Нацболы тогда проникли в зурабовский кабинет, вывесили оттуда плакат с протестом против монетизации льгот и выкинули в окно портрет президента. Их повязали и инкриминировали злостное хулиганство.
К точке встречи они пришли разными путями. Михаил Зурабов родился в 1953 году в Ленинграде. Громов родился в 1974 году в Чебоксарах. Родители у обоих простые служащие. Зурабов окончил школу без проблем и поступил в Ленинградский институт водного транспорта. У Громова до седьмого класса тоже не было проблем, он учился в музыкальной школе, освоил трубу и как лучший трубач съездил в Артек. Проблемы начались в подростковом возрасте, поскольку он часто конфликтовал с учителями, защищая свое достоинство, и после девятого класса пошел на завод фрезеровщиком. Там он сдал сначала на второй, потом на третий разряд, а попутно дружил с полковником Степановым, ныне военруком, потерявшим в Египте полголени. Степанов сочувствовал коммунистам и познакомил Громова сначала с газетой «Завтра», а потом и с «Советской Россией». В 1990 году Громов прочел большое интервью Эдуарда Лимонова и проникся к нему симпатией. Но Лимонов был далеко — в Париже.

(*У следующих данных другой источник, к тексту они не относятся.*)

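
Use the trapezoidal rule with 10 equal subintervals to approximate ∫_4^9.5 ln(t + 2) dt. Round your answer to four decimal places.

11.8344

Δt = (9.5 − 4)/10 = 0.55.
f(4) ≈ 1.7918, f(4.55) ≈ 1.8795, f(5.1) ≈ 1.9601, f(5.65) ≈ 2.0347, f(6.2) ≈ 2.1041, f(6.75) ≈ 2.1691, f(7.3) ≈ 2.2300, f(7.85) ≈ 2.2875, f(8.4) ≈ 2.3418, f(8.95) ≈ 2.3933, f(9.5) ≈ 2.4423.
T_10 = (Δt/2)·[f(t_0) + 2f(t_1) + ... + 2f(t_{9}) + f(t_10)].
Sum ≈ 11.8344.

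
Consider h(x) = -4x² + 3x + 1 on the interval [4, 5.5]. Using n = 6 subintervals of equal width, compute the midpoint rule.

-113.59375

Δx = (5.5 − 4)/6 = 0.25.
Midpoints: 4.125, 4.375, 4.625, 4.875, 5.125, 5.375.
h(4.125) = -54.6875, h(4.375) = -62.4375, h(4.625) = -70.6875, h(4.875) = -79.4375, h(5.125) = -88.6875, h(5.375) = -98.4375.
Sum = Δx · [h(4.125) + h(4.375) + h(4.625) + ...].
Sum = -113.59375.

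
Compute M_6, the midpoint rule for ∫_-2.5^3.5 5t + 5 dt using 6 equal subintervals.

45

Δt = (3.5 − (-2.5))/6 = 1.
Midpoints: -2, -1, 0, 1, 2, 3.
f(-2) = -5, f(-1) = 0, f(0) = 5, f(1) = 10, f(2) = 15, f(3) = 20.
Sum = Δt · [f(-2) + f(-1) + f(0) + ...].
Sum = 45.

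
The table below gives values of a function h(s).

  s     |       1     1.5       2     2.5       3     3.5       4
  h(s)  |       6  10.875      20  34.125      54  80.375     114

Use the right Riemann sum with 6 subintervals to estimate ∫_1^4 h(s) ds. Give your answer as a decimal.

Δs = 0.5.
Sum = 0.5·[10.875 + 20 + 34.125 + 54 + 80.375 + 114] = 156.6875.

156.6875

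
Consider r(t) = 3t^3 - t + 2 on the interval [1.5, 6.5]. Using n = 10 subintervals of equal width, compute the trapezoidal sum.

1332.5

Δt = (6.5 − 1.5)/10 = 0.5.
r(1.5) = 10.625, r(2) = 24, r(2.5) = 46.375, r(3) = 80, r(3.5) = 127.125, r(4) = 190, r(4.5) = 270.875, r(5) = 372, r(5.5) = 495.625, r(6) = 644, r(6.5) = 819.375.
T_10 = (Δt/2)·[r(t_0) + 2r(t_1) + ... + 2r(t_{9}) + r(t_10)].
Sum = 1332.5.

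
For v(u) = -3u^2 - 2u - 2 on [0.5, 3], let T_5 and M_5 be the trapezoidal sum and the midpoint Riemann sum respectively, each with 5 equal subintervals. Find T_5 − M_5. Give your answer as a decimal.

-0.46875

T_5 = -40.9375.
M_5 = -40.46875.
T_5 − M_5 = -0.46875.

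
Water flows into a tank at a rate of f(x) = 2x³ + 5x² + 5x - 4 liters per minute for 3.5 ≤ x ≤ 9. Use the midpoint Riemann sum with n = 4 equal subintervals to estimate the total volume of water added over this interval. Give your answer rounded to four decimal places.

4462.0576

Δx = (9 − 3.5)/4 = 1.375.
Midpoints: 4.1875, 5.5625, 6.9375, 8.3125.
f(4.1875) = 515011/2048, f(5.5625) = 1070577/2048, f(6.9375) = 1923319/2048, f(8.3125) = 3137125/2048.
Sum = Δx · [f(4.1875) + f(5.5625) + f(6.9375) + f(8.3125)].
Sum ≈ 4462.0576.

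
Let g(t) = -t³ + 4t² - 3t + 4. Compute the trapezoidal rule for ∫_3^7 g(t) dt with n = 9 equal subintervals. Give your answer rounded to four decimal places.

-204.1152

Δt = (7 − 3)/9 = 4/9.
g(3) = 4, g(31/9) = 188/729, g(35/9) = -4364/729, g(13/3) = -412/27, g(43/9) = -20476/729, g(47/9) = -32804/729, g(17/3) = -1796/27, g(55/9) = -67924/729, g(59/9) = -91484/729, g(7) = -164.
T_9 = (Δt/2)·[g(t_0) + 2g(t_1) + ... + 2g(t_{8}) + g(t_9)].
Sum ≈ -204.1152.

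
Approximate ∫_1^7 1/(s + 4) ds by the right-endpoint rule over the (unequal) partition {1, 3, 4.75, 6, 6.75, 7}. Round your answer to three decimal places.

0.703

Subinterval widths: 2, 1.75, 1.25, 0.75, 0.25.
Right endpoints: 3, 4.75, 6, 6.75, 7.
f(3) = 1/7, f(4.75) = 4/35, f(6) = 0.1, f(6.75) = 4/43, f(7) = 1/11.
Sum = Σ Δs_i · f(s_i).
Sum ≈ 0.703.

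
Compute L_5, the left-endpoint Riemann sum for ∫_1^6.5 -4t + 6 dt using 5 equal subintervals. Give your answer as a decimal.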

После третьего курса Михаил Зурабов перевелся в Московский институт управления на факультет экономической кибернетики, который и окончил в 1975 году. Ему было 22 года. Вскоре после этого он женился. Громова большая любовь настигла раньше — ему было 18, когда он поехал к другу в Череповец, зашел к нему в училище искусств и ремесел и увидел девушку нечеловеческой красоты. Он так и рассказывает — «нечеловеческой красоты»; речь у него вообще, как у всех самоучек, книжная, с чеканными формулировками. Громов так и остался в Череповце, поступив в училище искусств, но девушка, столь поразившая его, отдала предпочтение его другу. С тоски Громов ушел в армию. Можно было, конечно, откосить, тем более что нашелся педагог, исключительно высоко оценивший его музыкальные таланты и готовый протежировать. Но Громов бескомпромиссно отправился служить в Архангельскую область и сделался там старшим стрелком-пулеметчиком.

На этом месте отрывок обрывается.